Ive got the white river waders from bass pro about 2 yrs ago and never had a issue yet. i paid 100 dollars for them and only wade a couple times a yr for smallies. i always rinse them off and hang them up when i get home. i would never pay over a 100 dollars for waders, not worth it for me wading 2 times a year.


----------



## 1styearff (Mar 3, 2010)

The wife put the ki-bash on my dreams of G3's, so I went with the Freestones. Have been out once all ready and must say that they're much more comfortable and just feel more durable than the pair they replaced. 
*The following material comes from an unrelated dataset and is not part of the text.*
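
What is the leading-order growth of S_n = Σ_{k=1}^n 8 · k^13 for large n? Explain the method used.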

She (the wife) is getting a whole mess of plants and shrubs and a tree for her landscaping this weekend, so I'll just bide my time and build up all of that good-will for my next big purchase.....


----------



## KalamazooKid (Jun 20, 2005)

I see it's too late ..... but I made the switcheroo last year from neoprenies to Simms G3s and wow what an unbelievable upgrade. I never realized that you could actually be comfortable while wading!:lol:

I must say though that having a nephew that owns a fly shop (and the subsequent discount for Simms products) really helped out!


----------



## rwenglish1 (Jan 6, 2007)

Toga said:


> I have a pair of white river breatheable waders I picked up last fall and they work. My only complaint is I cannot let the shoulder straps out any further so If I layer up with jackets in the cold they are a tad too short in the crotch.


and have them sew in some pieces to lengthen your straps.


----------



## rwenglish1 (Jan 6, 2007)

KalamazooKid said:


> I must say though that having a nephew that owns a fly shop (and the subsequent discount for Simms products) really helped out!


Does he need another uncle? lol Well I am trying to go to breatheables from neopreme, trying to sell some things that I look at but have not used in over two years. Going to get rid of a lot I hope I will be filling the classifieds for a while.


----------



## KalamazooKid (Jun 20, 2005)

rwenglish1 said:


> Does he need another uncle? lol Well I am trying to go to breatheables from neopreme, trying to sell some things that I look at but have not used in over two years. Going to get rid of a lot I hope I will be filling the classifieds for a while.


www.caddisshack.net and tell Chris that Uncle Mark sent ya.


----------



## deadcrow (Nov 23, 2010)

still like my neoprenes might be a little warm but stick to a thinner mil. above the knees and thicker on the foot. plus so easy to repair


----------